The Consequences of Sequestration
February 21, 2013 Leave a comment
With Congress once again unable to reach any type of deal, it appears as though the US was able to vault the fiscal cliff only to fall right back into the pit of sequestration. This threat of the budget sequester—in other words, automatic, across-the-board cuts in funding—is soon to become a painful reality that would significantly hamper US economic growth.
The cuts were born of the epic 2011 fight over the debt ceiling. The idea was to create a “trigger” so onerous and indiscriminate that both parties would have an incentive to devise a smarter way to reduce deficits. Instead, the bipartisan committee was unable to reach an agreement and now Congress is faced with the undesirable but increasingly likely prospect of sequestration. This would mean $109 billion in automatic spending cuts, with defense spending being cut by 13 percent. The sequester would also lead to a short term contraction in GDP, since government spending is a component of GDP calculation. This contraction in growth would be compounded by Federal Reserve policy. For example, IMF research suggests that under current conditions, with slack in the economy and the central bank’s policy rate close to zero, the multiplier on government spending may be higher than normal. Moreover, the substantial cuts in spending would force the federal government to decrease pay and lay off government employees, an event that is highly adverse to both US economy and morale.

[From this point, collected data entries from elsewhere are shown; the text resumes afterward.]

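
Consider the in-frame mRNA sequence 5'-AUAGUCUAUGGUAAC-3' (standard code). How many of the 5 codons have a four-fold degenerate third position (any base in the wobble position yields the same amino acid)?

Codon 1 AUA (Ile): third position 3-fold.
Codon 2 GUC (Val): third position 4-fold.
Codon 3 UAU (Tyr): third position 2-fold.
Codon 4 GGU (Gly): third position 4-fold.
Codon 5 AAC (Asn): third position 2-fold.
Four-fold degenerate third positions: 2.

2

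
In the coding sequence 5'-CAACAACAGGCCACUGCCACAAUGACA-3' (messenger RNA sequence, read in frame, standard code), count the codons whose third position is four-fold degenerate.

5

Codon 1 CAA (Gln): third position 2-fold.
Codon 2 CAA (Gln): third position 2-fold.
Codon 3 CAG (Gln): third position 2-fold.
Codon 4 GCC (Ala): third position 4-fold.
Codon 5 ACU (Thr): third position 4-fold.
Codon 6 GCC (Ala): third position 4-fold.
Codon 7 ACA (Thr): third position 4-fold.
Codon 8 AUG (Met): third position 1-fold.
Codon 9 ACA (Thr): third position 4-fold.
Four-fold degenerate third positions: 5.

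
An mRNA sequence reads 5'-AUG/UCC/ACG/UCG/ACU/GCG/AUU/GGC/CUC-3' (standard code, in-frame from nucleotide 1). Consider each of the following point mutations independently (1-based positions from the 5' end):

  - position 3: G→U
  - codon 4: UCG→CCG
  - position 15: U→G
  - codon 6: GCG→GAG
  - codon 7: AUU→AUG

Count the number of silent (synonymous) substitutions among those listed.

Codon 1: AUG (Met) → AUU (Ile) — missense.
Codon 4: UCG (Ser) → CCG (Pro) — missense.
Codon 5: ACU (Thr) → ACG (Thr) — synonymous.
Codon 6: GCG (Ala) → GAG (Glu) — missense.
Codon 7: AUU (Ile) → AUG (Met) — missense.
Synonymous: 1 of 5.

1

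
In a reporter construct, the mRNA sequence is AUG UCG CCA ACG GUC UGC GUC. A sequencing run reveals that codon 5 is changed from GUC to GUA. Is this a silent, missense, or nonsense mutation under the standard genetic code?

Position 15 falls in codon 5: GUC → Val.
After the substitution the codon is GUA → Val.
Both encode Val, so the change is synonymous.

silent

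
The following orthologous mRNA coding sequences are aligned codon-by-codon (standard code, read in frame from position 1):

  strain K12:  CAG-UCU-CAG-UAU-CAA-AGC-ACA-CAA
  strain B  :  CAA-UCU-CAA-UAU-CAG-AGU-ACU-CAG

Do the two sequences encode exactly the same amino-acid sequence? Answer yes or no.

Codon 1: CAG Gln / CAA Gln — synonymous.
Codon 2: UCU Ser / UCU Ser — identical.
Codon 3: CAG Gln / CAA Gln — synonymous.
Codon 4: UAU Tyr / UAU Tyr — identical.
Codon 5: CAA Gln / CAG Gln — synonymous.
Codon 6: AGC Ser / AGU Ser — synonymous.
Codon 7: ACA Thr / ACU Thr — synonymous.
Codon 8: CAA Gln / CAG Gln — synonymous.
Nonsynonymous differences: 0 → same protein.

yes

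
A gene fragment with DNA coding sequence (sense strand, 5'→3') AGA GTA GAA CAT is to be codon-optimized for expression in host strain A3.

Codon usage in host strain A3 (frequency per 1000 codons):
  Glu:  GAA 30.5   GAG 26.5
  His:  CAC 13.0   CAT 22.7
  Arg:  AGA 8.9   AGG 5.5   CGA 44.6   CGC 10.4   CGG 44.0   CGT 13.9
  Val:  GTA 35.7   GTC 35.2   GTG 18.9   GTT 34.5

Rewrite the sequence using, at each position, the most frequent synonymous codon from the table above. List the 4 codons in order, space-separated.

Codon 1 (Arg): best is CGA at 44.6.
Codon 2 (Val): best is GTA at 35.7.
Codon 3 (Glu): best is GAA at 30.5.
Codon 4 (His): best is CAT at 22.7.

CGA GTA GAA CAT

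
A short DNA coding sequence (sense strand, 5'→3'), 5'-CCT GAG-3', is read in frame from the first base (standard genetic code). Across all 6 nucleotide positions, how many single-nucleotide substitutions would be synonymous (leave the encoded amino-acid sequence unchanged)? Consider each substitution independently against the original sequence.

4

Codon 1 (CCT, Pro): 3 synonymous substitutions.
Codon 2 (GAG, Glu): 1 synonymous substitution.
Total: 3 + 1 = 4.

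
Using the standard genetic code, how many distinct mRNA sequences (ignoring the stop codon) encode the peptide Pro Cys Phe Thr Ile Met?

Pro: 4 codons.
Cys: 2 codons.
Phe: 2 codons.
Thr: 4 codons.
Ile: 3 codons.
Met: 1 codon.
4 × 2 × 2 × 4 × 3 × 1 = 192.

192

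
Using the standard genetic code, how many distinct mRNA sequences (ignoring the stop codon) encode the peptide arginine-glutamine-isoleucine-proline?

Arg: 6 codons.
Gln: 2 codons.
Ile: 3 codons.
Pro: 4 codons.
6 × 2 × 3 × 4 = 144.

144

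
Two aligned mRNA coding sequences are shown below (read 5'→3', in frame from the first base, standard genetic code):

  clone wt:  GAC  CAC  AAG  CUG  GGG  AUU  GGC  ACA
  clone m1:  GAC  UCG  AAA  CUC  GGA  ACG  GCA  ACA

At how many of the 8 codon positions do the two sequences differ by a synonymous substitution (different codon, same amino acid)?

3

Codon 1: GAC Asp / GAC Asp — identical.
Codon 2: CAC His / UCG Ser — nonsynonymous.
Codon 3: AAG Lys / AAA Lys — synonymous.
Codon 4: CUG Leu / CUC Leu — synonymous.
Codon 5: GGG Gly / GGA Gly — synonymous.
Codon 6: AUU Ile / ACG Thr — nonsynonymous.
Codon 7: GGC Gly / GCA Ala — nonsynonymous.
Codon 8: ACA Thr / ACA Thr — identical.
Synonymous differences: 3.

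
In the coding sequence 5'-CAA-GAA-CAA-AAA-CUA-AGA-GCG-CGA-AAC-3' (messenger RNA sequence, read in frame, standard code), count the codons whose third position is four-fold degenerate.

3

Codon 1 CAA (Gln): third position 2-fold.
Codon 2 GAA (Glu): third position 2-fold.
Codon 3 CAA (Gln): third position 2-fold.
Codon 4 AAA (Lys): third position 2-fold.
Codon 5 CUA (Leu): third position 4-fold.
Codon 6 AGA (Arg): third position 2-fold.
Codon 7 GCG (Ala): third position 4-fold.
Codon 8 CGA (Arg): third position 4-fold.
Codon 9 AAC (Asn): third position 2-fold.
Four-fold degenerate third positions: 3.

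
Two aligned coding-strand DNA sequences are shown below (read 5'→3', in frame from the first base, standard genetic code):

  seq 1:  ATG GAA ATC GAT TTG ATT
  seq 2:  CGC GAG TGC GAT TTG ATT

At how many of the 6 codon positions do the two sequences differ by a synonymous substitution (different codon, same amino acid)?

1

Codon 1: ATG Met / CGC Arg — nonsynonymous.
Codon 2: GAA Glu / GAG Glu — synonymous.
Codon 3: ATC Ile / TGC Cys — nonsynonymous.
Codon 4: GAT Asp / GAT Asp — identical.
Codon 5: TTG Leu / TTG Leu — identical.
Codon 6: ATT Ile / ATT Ile — identical.
Synonymous differences: 1.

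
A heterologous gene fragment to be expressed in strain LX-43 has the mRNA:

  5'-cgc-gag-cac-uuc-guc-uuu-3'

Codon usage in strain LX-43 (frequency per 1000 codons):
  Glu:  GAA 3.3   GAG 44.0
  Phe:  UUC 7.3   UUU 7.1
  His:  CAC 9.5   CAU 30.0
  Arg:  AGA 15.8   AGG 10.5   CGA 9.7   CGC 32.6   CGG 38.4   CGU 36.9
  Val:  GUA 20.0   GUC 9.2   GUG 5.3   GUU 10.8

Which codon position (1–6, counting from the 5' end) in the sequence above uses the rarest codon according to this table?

6

Codon 1 CGC (Arg): 32.6 per 1000.
Codon 2 GAG (Glu): 44.0 per 1000.
Codon 3 CAC (His): 9.5 per 1000.
Codon 4 UUC (Phe): 7.3 per 1000.
Codon 5 GUC (Val): 9.2 per 1000.
Codon 6 UUU (Phe): 7.1 per 1000.
Lowest frequency is 7.1 at codon 6.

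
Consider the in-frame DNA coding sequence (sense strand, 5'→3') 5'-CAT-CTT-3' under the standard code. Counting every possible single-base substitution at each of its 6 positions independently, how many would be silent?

4

Codon 1 (CAT, His): 1 synonymous substitution.
Codon 2 (CTT, Leu): 3 synonymous substitutions.
Total: 1 + 3 = 4.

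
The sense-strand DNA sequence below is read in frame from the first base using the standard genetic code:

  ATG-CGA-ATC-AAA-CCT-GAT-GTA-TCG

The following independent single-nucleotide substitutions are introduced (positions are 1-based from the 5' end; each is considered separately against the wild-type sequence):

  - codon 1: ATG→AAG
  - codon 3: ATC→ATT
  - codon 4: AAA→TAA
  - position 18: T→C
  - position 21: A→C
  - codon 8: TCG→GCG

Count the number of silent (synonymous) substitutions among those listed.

3

Codon 1: ATG (Met) → AAG (Lys) — missense.
Codon 3: ATC (Ile) → ATT (Ile) — synonymous.
Codon 4: AAA (Lys) → TAA (Stop) — nonsense.
Codon 6: GAT (Asp) → GAC (Asp) — synonymous.
Codon 7: GTA (Val) → GTC (Val) — synonymous.
Codon 8: TCG (Ser) → GCG (Ala) — missense.
Synonymous: 3 of 6.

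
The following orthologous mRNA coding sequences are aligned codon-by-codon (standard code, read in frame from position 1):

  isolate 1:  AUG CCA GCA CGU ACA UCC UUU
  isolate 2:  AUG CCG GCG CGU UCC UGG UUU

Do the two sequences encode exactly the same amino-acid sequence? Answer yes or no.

Codon 1: AUG Met / AUG Met — identical.
Codon 2: CCA Pro / CCG Pro — synonymous.
Codon 3: GCA Ala / GCG Ala — synonymous.
Codon 4: CGU Arg / CGU Arg — identical.
Codon 5: ACA Thr / UCC Ser — nonsynonymous.
Codon 6: UCC Ser / UGG Trp — nonsynonymous.
Codon 7: UUU Phe / UUU Phe — identical.
Nonsynonymous differences: 2 → different protein.

no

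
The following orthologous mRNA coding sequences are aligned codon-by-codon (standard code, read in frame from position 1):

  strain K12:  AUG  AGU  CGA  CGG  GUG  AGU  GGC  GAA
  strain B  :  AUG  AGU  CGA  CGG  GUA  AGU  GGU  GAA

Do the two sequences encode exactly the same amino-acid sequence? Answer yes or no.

Codon 1: AUG Met / AUG Met — identical.
Codon 2: AGU Ser / AGU Ser — identical.
Codon 3: CGA Arg / CGA Arg — identical.
Codon 4: CGG Arg / CGG Arg — identical.
Codon 5: GUG Val / GUA Val — synonymous.
Codon 6: AGU Ser / AGU Ser — identical.
Codon 7: GGC Gly / GGU Gly — synonymous.
Codon 8: GAA Glu / GAA Glu — identical.
Nonsynonymous differences: 0 → same protein.

yes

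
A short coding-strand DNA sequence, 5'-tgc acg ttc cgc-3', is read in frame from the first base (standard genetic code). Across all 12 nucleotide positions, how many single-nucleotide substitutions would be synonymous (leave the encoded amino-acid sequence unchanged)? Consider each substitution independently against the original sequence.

Codon 1 (TGC, Cys): 1 synonymous substitution.
Codon 2 (ACG, Thr): 3 synonymous substitutions.
Codon 3 (TTC, Phe): 1 synonymous substitution.
Codon 4 (CGC, Arg): 3 synonymous substitutions.
Total: 1 + 3 + 1 + 3 = 8.

8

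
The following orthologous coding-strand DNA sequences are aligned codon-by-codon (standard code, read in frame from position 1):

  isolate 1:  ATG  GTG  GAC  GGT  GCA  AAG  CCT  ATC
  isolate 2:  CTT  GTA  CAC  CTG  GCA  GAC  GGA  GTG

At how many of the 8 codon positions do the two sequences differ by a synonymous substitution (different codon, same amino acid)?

1

Codon 1: ATG Met / CTT Leu — nonsynonymous.
Codon 2: GTG Val / GTA Val — synonymous.
Codon 3: GAC Asp / CAC His — nonsynonymous.
Codon 4: GGT Gly / CTG Leu — nonsynonymous.
Codon 5: GCA Ala / GCA Ala — identical.
Codon 6: AAG Lys / GAC Asp — nonsynonymous.
Codon 7: CCT Pro / GGA Gly — nonsynonymous.
Codon 8: ATC Ile / GTG Val — nonsynonymous.
Synonymous differences: 1.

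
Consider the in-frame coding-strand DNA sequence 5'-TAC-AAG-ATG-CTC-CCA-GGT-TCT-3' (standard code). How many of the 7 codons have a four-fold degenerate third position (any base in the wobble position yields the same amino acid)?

Codon 1 TAC (Tyr): third position 2-fold.
Codon 2 AAG (Lys): third position 2-fold.
Codon 3 ATG (Met): third position 1-fold.
Codon 4 CTC (Leu): third position 4-fold.
Codon 5 CCA (Pro): third position 4-fold.
Codon 6 GGT (Gly): third position 4-fold.
Codon 7 TCT (Ser): third position 4-fold.
Four-fold degenerate third positions: 4.

4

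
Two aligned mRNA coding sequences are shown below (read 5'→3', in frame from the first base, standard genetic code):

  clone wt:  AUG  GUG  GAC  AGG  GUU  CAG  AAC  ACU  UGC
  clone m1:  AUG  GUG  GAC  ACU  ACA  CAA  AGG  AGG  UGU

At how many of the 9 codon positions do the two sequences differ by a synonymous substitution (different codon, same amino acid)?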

All this could be avoided if Republicans and Democrats can concede on issues closest to them. For Republicans, that would be tax increases, whereas for Democrats, that would be entitlement spending. Despite both sides wanting to avoid the sequester, it seems that Republicans and Democrats are unwavering in their stubbornness and it is becoming less and less likely that a deal will be struck before the March 1st deadline. It is a testament to the ineptitude of the Congress if they allow the sequester to inflict economic harm that could have been circumvented through logic and compromise. Instead, it remains to be seen whether the sequester will take effect or if another down to the wire political spectacle awaits.